Chinese party closer to 25pc stake in DSE
The consortium of the Shanghai Stock Exchange and the Shenzhen Stock Exchange is one step closer to the 25 percent stake of the Dhaka Stock Exchange and becoming its strategic partner after the premier bourse's board yesterday accepted its proposal.
Approval from the stockmarket regulator is the final hurdle for the Chinese consortium, which offered Tk 990 crore for the shares as well as technical support worth $37 million (about Tk 300 crore).
“We will send the investment proposal of the Chinese party to the Bangladesh Securities and Exchange Commission by this week,” said KAM Majedur Rahman, managing director of the DSE, right after a board meeting. The proposal trumped the bid from an Indian consortium led by the National Stock Exchange (NSE), which last week had engaged in fervent lobbying with the BSEC to persuade the DSE to go for its lesser offer. The proposal trumped the bid from an Indian consortium led by the National Stock Exchange (NSE), which last week had engaged in fervent lobbying with the BSEC to persuade the DSE to go for its lesser offer.

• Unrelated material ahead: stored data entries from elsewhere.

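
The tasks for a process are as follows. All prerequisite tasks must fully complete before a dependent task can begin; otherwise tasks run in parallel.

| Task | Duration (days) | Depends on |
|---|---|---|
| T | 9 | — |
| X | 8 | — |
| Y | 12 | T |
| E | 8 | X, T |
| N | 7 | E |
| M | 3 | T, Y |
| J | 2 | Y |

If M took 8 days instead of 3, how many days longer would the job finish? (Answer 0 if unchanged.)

5

Critical path before the change: T→Y→M = 9+12+3 = 24 giving 24 days.
M is on the critical path; changing it to 8 makes that path 29 days.
No other chain overtakes it, so the finish is 29 days.
Change in finish: 29 − 24 = +5 days.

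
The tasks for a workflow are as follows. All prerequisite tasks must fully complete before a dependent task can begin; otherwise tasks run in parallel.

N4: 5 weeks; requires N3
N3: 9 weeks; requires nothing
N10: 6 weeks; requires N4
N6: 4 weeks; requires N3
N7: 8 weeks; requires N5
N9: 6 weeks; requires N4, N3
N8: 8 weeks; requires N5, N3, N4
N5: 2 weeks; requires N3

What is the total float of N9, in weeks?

Critical path: N3→N4→N8 = 9+5+8 = 22, so the finish is 22 weeks.
N9 finishes as early as 20 and must finish by 22.
Float = 22 − 20 = 2.

2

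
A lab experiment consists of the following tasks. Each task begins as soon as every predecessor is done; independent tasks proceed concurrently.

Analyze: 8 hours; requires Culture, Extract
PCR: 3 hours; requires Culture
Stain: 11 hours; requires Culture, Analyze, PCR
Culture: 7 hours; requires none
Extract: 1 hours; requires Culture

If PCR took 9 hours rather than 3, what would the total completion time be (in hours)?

27

As given, the longest chain is Culture→Extract→Analyze→Stain = 7+1+8+11 = 27, so the finish is 27 hours.
PCR has 6 hours of float (longest path through it is 21).
That remains the longest chain; total 27 hours.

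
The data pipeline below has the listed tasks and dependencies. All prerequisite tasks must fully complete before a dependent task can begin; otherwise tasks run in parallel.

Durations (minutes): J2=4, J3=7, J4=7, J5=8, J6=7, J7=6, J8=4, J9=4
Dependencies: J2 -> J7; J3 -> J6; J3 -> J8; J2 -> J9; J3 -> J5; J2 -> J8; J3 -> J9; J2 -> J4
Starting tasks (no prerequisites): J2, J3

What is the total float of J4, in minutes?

4

The longest chain is J3→J5 = 7+8 = 15; overall finish 15 minutes.
J4 finishes as early as 11 and must finish by 15.
Slack of J4 = 8 − 4 = 4 minutes.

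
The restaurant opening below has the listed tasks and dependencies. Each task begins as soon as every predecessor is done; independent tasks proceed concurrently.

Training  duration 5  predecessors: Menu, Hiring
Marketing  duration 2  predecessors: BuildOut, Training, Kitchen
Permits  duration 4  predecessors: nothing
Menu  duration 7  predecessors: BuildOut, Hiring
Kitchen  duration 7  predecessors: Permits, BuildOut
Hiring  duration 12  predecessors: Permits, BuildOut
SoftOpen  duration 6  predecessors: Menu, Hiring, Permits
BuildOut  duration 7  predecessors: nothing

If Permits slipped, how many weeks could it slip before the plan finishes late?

Critical path: BuildOut→Hiring→Menu→Training→Marketing = 7+12+7+5+2 = 33, so the finish is 33 weeks.
The longest chain containing Permits totals 30 weeks.
Slack of Permits = 3 − 0 = 3 weeks.

3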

The Indian consortium has offered Tk 675 crore for the shares and wanted two seats at the DSE board.
In contrast, the Chinese party sought a seat at the DSE board and assured that it will not ask for any return on its investment for 10 years.
The DSE board had chosen the Chinese consortium's proposal earlier on February 10.

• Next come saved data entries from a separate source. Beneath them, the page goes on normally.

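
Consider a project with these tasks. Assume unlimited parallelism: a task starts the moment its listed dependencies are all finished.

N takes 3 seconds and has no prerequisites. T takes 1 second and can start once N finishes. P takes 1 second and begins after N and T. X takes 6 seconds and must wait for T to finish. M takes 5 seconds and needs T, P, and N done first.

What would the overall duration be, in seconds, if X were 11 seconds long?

15

Critical path before the change: N→T→X = 3+1+6 = 10 giving 10 seconds.
X is on the critical path; changing it to 11 makes that path 15 seconds.
That remains the longest chain; total 15 seconds.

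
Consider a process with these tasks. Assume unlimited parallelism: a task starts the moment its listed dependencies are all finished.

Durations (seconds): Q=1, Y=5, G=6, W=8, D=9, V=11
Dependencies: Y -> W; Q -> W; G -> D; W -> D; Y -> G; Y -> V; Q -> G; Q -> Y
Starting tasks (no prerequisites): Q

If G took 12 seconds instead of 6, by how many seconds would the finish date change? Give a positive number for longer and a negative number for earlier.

Critical path before the change: Q→Y→W→D = 1+5+8+9 = 23 giving 23 seconds.
The longest path through G is only 21 seconds, so G has float 2.
New critical path: Q→Y→G→D = 1+5+12+9 = 27 ⇒ 27 seconds.
Change in finish: 27 − 23 = +4 seconds.

4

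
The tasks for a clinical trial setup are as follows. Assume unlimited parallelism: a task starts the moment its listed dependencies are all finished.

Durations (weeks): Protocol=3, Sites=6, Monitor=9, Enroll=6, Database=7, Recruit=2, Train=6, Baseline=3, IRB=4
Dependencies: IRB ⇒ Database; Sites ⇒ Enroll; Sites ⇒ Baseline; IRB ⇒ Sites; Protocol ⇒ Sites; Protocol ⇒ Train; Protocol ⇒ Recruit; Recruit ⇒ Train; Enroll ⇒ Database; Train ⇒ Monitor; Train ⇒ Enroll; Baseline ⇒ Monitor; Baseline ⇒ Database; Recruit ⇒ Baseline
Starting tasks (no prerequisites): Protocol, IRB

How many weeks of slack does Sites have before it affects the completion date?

The longest chain is Protocol→Recruit→Train→Enroll→Database = 3+2+6+6+7 = 24; overall finish 24 weeks.
The longest chain containing Sites totals 23 weeks.
Float = 24 − 23 = 1.

1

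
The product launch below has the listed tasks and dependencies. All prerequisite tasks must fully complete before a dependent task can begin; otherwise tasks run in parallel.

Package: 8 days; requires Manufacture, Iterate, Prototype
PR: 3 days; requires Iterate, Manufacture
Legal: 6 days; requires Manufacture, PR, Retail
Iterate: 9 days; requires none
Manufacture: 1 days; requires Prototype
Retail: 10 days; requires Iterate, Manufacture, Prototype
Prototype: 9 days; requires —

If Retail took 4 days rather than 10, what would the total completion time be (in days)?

The binding path is Prototype→Manufacture→Retail→Legal = 9+1+10+6 = 26; finish at 26 days.
Retail lies on that path, so at 4 days the path becomes 20 days.
That remains the longest chain; total 20 days.

20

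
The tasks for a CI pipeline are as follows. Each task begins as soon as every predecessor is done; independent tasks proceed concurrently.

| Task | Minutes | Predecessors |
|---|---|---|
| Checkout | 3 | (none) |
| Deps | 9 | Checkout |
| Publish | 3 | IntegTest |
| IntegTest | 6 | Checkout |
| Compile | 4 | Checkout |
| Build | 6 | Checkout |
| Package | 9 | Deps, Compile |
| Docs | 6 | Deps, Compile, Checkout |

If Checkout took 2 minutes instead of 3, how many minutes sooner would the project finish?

Critical path before the change: Checkout→Deps→Package = 3+9+9 = 21 giving 21 minutes.
Checkout is on the critical path; changing it to 2 makes that path 20 minutes.
The critical path is still Checkout→Deps→Package; finish is now 20 minutes.
Change in finish: 20 − 21 = -1 minutes.

1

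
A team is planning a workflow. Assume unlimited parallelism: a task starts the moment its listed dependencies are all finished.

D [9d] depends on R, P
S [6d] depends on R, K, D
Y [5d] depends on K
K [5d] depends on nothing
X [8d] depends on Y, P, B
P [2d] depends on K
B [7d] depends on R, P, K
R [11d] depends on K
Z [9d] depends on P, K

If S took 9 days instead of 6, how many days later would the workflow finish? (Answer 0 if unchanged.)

3

Critical path before the change: K→R→D→S = 5+11+9+6 = 31 giving 31 days.
S is on the critical path; changing it to 9 makes that path 34 days.
The critical path is still K→R→D→S; finish is now 34 days.
Change in finish: 34 − 31 = +3 days.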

Upon hearing the development, Vikram Limaye, managing director and chief executive of the NSE, rushed in to Dhaka and barged into a regulatory meeting to stop the Chinese deal going through.
On the same day, BSEC called the DSE's Chairman Abul Hashem and Rahman and asked them to further scrutinise both the proposals -- a move that left the DSE members agitated as they viewed it as the stockmarket regulator doing the bidding for the Indian party.
Meanwhile, the Transparency International Bangladesh in a press statement on Friday criticised the BSEC's role in the DSE share sale, alleging that the stockmarket regulator is illegally interfering in the process.
TIB Executive Director Iftekharuzzaman said that a certain Indian firm is trying to influence the BSEC's selection process. “It is disappointing, unexpected and unethical,” he added.
BSEC refuted the TIB's allegations, adding that it is yet to receive any proposal from the DSE to consider.
The country's premier bourse's hunt for a strategic partner comes as part of its conditions for demutualisation in 2013, which transformed it from an entity owned by mostly brokerage-owning members into a for-profit company owned by shareholders.
The move separated the bourse's management from ownership, and was a major recommendation of the stockmarket probe conducted by a government panel in the aftermath of the market crash of 2011.
According to the Demutualisation Act 2013, 40 percent of the stock exchange's shares should be allocated to DSE members, 25 percent to international stock exchanges and 35 percent to the public.
On December 9, 2015, the BSEC under the Demutualisation Act 2013 directed the DSE to get a strategic investor within a year.
The commission later extended the deadline to June 30, 2017 following a plea from the DSE.